Et si votre patron vous faisait marcher?

  • Forum
  • Le 23 mars 2015

  • Martin LaSalle

Marcher en travaillant améliore de 35 % la rétention de l’information, selon l’étude à laquelle a contribué Marie-Christine Bastarache (sur notre photo). Photo : David Brieugne.Votre travail requiert une certaine attention et une mémoire aiguisée, et de surcroît vous travaillez toujours assis à votre ordinateur? Il se pourrait qu'afin d'accroître votre productivité votre patron décide de doter votre poste de travail d'un tapis roulant... en apprenant que marcher en travaillant améliore de 35 % la rétention de l'information.

C'est ce qu'a mis en lumière une équipe de chercheurs rattachée au Tec3Lab de HEC Montréal, sous la direction de la chercheuse postdoctorale Élise Labonté-LeMoyne.

Différentes recherches ont démontré qu'être toujours assis au travail augmente le risque de troubles cardiovasculaires, de diabète et de problèmes musculosquelettiques. On a même mesuré que, comparativement aux personnes actives, le risque de mort prématurée est 15 % plus grand chez celles qui demeurent assises huit heures par jour sur une longue période. À long terme, avoir les fesses clouées à une chaise – ou à un sofa! – plus de 11 heures chaque jour fait grimper le risque de 40 %.

C'est ce qui fait dire à bon nombre de chercheurs en santé publique que passer sa vie active en position assise serait aussi nocif que de fumer.

Élise Labonté-LeMoyne. Photo : François Courtemanche

Travailler à 2,25 km/h

À l'inverse, les bienfaits d'un poste de travail équipé d'un tapis roulant – appelé «bureau actif» – sont bien documentés : meilleurs tonus musculaire et posture, circulation sanguine et dépense calorique accrues, et bien d'autres.

Toutefois, peu d'études ont évalué l'effet de la marche sur la productivité, et c'est ce à quoi Élise Labonté-LeMoyne et ses collègues se sont intéressés.

Dans le Tech3Lab, ils ont estimé les effets à court terme du recours au tapis roulant en situation de travail sur la mémoire et l'attention de 18 étudiants. Pendant 40 minutes, ceux-ci devaient lire un long texte à l'ordinateur en étant interrompus par l'arrivée de courriels, dont certains étaient liés au texte à lire.

La moitié des participants ont effectué l'exercice à partir d'un bureau actif, dont le tapis roulant était programmé à 2,25 km/h – la vitesse idéale, selon certaines études. Les autres participants accomplissaient les mêmes tâches assis devant un ordinateur.

Après une pause de 10 minutes pendant laquelle des électrodes ont été placées sur leur cuir chevelu pour enregistrer l'activité électrique de leurs neurones, tous devaient répondre à un questionnaire, assis à un bureau.
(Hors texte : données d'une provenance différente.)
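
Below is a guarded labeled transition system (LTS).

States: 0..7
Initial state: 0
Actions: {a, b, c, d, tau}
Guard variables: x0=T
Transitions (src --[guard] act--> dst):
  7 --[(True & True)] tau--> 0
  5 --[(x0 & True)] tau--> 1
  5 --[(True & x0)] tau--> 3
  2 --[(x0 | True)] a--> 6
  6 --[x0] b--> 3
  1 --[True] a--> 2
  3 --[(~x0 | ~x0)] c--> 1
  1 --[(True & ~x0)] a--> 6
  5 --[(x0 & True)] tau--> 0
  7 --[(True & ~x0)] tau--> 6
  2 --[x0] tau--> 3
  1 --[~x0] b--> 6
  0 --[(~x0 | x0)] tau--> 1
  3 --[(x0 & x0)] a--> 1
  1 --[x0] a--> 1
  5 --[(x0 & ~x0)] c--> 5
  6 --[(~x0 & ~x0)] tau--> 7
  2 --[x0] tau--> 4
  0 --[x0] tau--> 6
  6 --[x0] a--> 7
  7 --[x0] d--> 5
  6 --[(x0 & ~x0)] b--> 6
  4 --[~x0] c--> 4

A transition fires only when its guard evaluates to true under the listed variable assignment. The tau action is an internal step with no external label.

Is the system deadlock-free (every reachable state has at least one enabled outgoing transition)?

R = {0,1,2,3,4,5,6,7}
  0: tau→1  tau→6  [2 exit(s)]
  1: a→1  a→2  [2 exit(s)]
  2: a→6  tau→3  tau→4  [3 exit(s)]
  3: a→1  [1 exit(s)]
  4: ∅  [no exit]
  5: tau→0  tau→1  tau→3  [3 exit(s)]
  6: a→7  b→3  [2 exit(s)]
  7: d→5  tau→0  [2 exit(s)]
trace reaching 4: tau·a·tau

Answer: DEADLOCK at state 4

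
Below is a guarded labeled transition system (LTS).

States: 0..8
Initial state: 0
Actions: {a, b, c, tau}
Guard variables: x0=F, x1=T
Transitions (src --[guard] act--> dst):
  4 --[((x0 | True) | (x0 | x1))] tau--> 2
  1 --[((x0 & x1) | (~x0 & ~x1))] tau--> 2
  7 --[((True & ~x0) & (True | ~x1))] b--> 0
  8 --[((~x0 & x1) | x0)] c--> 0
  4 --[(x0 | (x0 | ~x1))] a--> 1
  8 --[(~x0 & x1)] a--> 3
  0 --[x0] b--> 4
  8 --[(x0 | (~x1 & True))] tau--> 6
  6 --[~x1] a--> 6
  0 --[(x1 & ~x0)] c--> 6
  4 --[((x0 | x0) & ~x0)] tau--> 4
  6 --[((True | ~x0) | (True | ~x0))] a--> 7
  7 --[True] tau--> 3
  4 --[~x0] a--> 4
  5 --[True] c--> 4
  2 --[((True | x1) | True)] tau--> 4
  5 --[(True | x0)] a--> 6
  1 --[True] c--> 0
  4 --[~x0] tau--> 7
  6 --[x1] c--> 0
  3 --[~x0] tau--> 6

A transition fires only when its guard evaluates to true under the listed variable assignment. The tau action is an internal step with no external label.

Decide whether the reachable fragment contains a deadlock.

Answer: DEADLOCK-FREE

Trace:
R = {0,3,6,7}
  0: c→6  [1 out]
  3: tau→6  [1 out]
  6: a→7  c→0  [2 out]
  7: b→0  tau→3  [2 out]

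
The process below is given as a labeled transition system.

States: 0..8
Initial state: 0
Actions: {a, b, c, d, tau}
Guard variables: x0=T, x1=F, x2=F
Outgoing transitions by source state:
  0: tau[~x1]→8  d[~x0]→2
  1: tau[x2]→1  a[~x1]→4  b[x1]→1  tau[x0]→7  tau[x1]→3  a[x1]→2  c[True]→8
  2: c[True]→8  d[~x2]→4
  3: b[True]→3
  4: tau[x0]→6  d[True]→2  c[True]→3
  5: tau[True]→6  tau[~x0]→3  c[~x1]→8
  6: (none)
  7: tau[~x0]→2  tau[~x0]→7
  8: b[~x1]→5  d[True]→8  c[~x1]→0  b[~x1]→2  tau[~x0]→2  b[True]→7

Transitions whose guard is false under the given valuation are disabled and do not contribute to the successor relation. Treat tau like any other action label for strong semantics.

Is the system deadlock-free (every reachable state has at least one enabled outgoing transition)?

Answer: DEADLOCK at state 6

Trace:
Reach set: {0,2,3,4,5,6,7,8}
  0: tau→8  [1 exit(s)]
  2: c→8  d→4  [2 exit(s)]
  3: b→3  [1 exit(s)]
  4: c→3  d→2  tau→6  [3 exit(s)]
  5: c→8  tau→6  [2 exit(s)]
  6: ∅  [no exit]
  7: ∅  [no exit]
  8: b→2  b→5  b→7  c→0  d→8  [5 exit(s)]
witness 6: tau·b·tau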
Ce test visait à déterminer ce qu'ils avaient retenu de leur lecture.

Résultat : la probabilité de répondre correctement aux questions était 35 % plus élevée chez les participants marcheurs. Mieux encore, ces derniers avaient éprouvé la sensation d'être plus attentifs à la tâche.

«Ressentir une perception positive à l'égard d'un nouveau comportement est un déterminant important de son adoption dans l'avenir», indique Élise Labonté-LeMoyne, qui possède un doctorat en sciences de l'activité physique de l'UdeM.
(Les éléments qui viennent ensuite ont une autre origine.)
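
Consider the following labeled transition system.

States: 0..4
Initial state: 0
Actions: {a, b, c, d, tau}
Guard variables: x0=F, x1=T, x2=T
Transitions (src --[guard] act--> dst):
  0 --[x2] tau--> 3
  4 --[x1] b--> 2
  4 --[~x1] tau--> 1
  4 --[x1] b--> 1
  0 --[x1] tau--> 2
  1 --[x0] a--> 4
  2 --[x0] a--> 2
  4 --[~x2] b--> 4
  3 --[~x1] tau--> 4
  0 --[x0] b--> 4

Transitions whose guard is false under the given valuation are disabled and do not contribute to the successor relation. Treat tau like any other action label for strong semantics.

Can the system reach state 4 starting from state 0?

4 transition(s) survive guard evaluation.
depth 0: {0}
depth 1: {2,3}  cumulative {0,2,3}
R = {0,2,3}

Answer: UNREACHABLE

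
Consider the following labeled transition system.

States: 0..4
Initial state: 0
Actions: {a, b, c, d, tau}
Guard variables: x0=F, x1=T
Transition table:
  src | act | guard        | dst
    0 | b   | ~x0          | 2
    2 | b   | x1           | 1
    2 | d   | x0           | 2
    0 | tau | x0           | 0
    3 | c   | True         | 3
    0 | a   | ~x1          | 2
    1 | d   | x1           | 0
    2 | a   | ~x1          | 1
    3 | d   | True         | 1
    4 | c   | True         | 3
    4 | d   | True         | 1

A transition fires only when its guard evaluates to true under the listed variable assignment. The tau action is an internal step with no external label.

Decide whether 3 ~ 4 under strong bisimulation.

Answer: BISIMILAR

Trace:
Bisimulation quotient by refinement:
  round 0: {{0,1,2,3,4}}
  round 1: {{0,2},{1},{3,4}}
  round 2: {{0},{1},{2},{3,4}}
stable after 3 split(s): 4 block(s)
class of 3: {3,4}; class of 4: {3,4}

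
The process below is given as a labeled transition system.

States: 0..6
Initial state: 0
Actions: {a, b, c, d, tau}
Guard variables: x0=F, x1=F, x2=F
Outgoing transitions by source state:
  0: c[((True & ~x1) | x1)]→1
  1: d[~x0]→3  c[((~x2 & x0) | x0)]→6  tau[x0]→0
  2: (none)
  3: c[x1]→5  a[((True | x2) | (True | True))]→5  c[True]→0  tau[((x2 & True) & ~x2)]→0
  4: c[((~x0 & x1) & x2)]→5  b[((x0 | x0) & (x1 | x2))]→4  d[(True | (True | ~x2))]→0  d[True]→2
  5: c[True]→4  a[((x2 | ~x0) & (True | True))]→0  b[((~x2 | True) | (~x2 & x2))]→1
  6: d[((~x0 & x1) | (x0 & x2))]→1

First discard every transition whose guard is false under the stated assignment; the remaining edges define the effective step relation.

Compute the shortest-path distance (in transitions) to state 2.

Answer: 5

Trace:
Layered search for 2:
  L0 = {0}
  L1 = {1}
  L2 = {3}
  L3 = {5}
  L4 = {4}
  L5 = {2}
depth(2)=5, e.g. c·d·a·c·d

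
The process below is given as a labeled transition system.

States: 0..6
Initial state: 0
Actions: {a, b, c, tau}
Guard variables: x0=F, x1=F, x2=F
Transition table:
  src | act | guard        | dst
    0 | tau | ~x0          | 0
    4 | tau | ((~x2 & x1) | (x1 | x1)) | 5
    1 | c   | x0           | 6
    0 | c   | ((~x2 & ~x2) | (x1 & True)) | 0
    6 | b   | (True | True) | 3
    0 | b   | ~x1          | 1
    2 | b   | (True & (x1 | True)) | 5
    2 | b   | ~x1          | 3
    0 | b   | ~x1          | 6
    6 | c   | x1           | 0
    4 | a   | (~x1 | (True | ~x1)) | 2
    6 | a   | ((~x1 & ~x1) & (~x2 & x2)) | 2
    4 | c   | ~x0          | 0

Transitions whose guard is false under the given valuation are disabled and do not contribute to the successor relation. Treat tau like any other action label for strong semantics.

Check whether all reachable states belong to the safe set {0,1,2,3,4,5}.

Allowed set {0,1,2,3,4,5}
Reachable = {0,1,3,6}
  0: ok
  1: ok
  3: ok
  6: ✗ unsafe
counterexample path to 6: b

Answer: INVARIANT VIOLATED at state 6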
De plus, l'électroencéphalogramme a enregistré une hausse de l'activité des ondes alpha dans le groupe de marcheurs, par comparaison à un accroissement des ondes thêta chez les participants assis. Or, selon diverses recherches, les bonnes performances cognitives sont associées à une activité plus faible des ondes thêta et à une activité plus intense des ondes alpha.
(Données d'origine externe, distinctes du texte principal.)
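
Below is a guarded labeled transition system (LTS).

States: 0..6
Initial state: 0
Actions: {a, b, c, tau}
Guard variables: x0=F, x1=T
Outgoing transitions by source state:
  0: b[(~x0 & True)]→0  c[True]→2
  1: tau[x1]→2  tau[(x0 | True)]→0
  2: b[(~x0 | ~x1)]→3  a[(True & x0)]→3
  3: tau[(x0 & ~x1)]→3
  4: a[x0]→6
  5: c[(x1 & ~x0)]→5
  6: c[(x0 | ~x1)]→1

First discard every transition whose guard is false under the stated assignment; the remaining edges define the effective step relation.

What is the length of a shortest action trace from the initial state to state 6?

Answer: UNREACHABLE

Analysis:
Layered search for 6:
  depth 0: {0}
  depth 1: {2}
  depth 2: {3}
6 never appears.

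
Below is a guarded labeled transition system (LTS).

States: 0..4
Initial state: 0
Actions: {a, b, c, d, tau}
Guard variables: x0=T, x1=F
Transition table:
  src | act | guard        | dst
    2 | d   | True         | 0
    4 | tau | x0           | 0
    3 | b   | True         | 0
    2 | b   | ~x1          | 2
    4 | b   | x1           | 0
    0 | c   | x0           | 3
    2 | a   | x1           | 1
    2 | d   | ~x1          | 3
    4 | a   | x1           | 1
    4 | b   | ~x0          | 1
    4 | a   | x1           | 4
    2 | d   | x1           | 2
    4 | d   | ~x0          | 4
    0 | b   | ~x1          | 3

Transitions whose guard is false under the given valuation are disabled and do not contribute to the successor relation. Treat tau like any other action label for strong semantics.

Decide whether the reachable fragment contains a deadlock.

Reach set: {0,3}
  0: b→3  c→3  [2 out]
  3: b→0  [1 out]

Answer: DEADLOCK-FREE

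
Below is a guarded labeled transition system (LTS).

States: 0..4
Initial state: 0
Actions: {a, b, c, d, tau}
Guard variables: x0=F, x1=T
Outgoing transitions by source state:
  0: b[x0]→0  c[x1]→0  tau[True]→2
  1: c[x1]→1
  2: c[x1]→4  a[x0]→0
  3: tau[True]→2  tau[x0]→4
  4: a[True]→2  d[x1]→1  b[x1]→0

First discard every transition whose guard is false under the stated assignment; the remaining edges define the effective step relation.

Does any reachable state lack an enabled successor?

R = {0,1,2,4}
  0: c→0  tau→2  [2 out]
  1: c→1  [1 out]
  2: c→4  [1 out]
  4: a→2  b→0  d→1  [3 out]

Answer: DEADLOCK-FREE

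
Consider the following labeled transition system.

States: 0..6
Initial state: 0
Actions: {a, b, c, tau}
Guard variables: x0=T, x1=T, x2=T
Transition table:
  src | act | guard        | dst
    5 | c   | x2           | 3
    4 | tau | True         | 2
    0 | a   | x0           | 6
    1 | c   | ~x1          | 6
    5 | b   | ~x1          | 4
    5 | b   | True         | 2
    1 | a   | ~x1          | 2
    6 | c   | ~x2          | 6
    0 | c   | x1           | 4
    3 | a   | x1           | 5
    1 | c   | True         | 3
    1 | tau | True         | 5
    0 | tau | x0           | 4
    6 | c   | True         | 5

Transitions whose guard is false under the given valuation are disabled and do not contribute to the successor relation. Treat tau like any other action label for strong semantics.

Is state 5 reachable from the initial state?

Answer: REACHABLE

Working:
10 transition(s) survive guard evaluation.
L0 = {0}
L1 = {4,6}  cumulative {0,4,6}
L2 = {2,5}  cumulative {0,2,4,5,6}
L3 = {3}  cumulative {0,2,3,4,5,6}
Reachable = {0,2,3,4,5,6}
trace reaching 5: a·c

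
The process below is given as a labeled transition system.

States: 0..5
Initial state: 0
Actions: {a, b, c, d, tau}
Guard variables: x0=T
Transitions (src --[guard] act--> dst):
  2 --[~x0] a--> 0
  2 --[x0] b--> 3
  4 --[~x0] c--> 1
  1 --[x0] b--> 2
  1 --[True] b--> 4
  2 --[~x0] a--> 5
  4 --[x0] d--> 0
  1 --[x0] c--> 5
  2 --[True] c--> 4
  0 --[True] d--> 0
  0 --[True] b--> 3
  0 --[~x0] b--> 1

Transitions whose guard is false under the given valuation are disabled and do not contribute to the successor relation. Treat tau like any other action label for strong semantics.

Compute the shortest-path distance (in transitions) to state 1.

Breadth-first toward 1:
  depth 0: {0}
  depth 1: {3}
1 never appears.

Answer: UNREACHABLE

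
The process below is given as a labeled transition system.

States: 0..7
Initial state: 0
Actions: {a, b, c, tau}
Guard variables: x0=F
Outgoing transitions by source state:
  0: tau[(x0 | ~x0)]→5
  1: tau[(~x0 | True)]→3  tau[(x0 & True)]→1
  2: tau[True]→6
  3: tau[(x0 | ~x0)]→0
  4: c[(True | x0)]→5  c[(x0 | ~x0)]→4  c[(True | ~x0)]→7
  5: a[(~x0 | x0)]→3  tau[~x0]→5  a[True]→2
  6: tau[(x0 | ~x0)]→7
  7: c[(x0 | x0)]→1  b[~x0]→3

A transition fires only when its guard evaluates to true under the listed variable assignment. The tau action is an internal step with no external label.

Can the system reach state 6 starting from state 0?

Guard filter leaves 12 enabled edge(s).
depth 0: {0}
depth 1: {5}  now seen {0,5}
depth 2: {2,3}  now seen {0,2,3,5}
depth 3: {6}  now seen {0,2,3,5,6}
depth 4: {7}  now seen {0,2,3,5,6,7}
Reach set: {0,2,3,5,6,7}
trace reaching 6: tau·a·tau

Answer: REACHABLE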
«En somme, nos résultats montrent qu'après avoir travaillé à un bureau actif les sujets obtiennent de meilleures performances cognitives et les preuves sont observables d'un point de vue à la fois comportemental, subjectif et neurophysiologique», ajoute la chercheuse.

Selon elle, ces résultats sont importants dans la mesure où les utilisateurs de bureaux actifs ne passent pas la journée entière sur leur tapis roulant. Les travailleurs savent maintenant qu'ils peuvent utiliser leur tapis roulant pour des tâches particulières, puis s'asseoir et entreprendre des tâches nécessitant plus d'attention et de mémoire», conclut Mme Labonté-LeMoyne.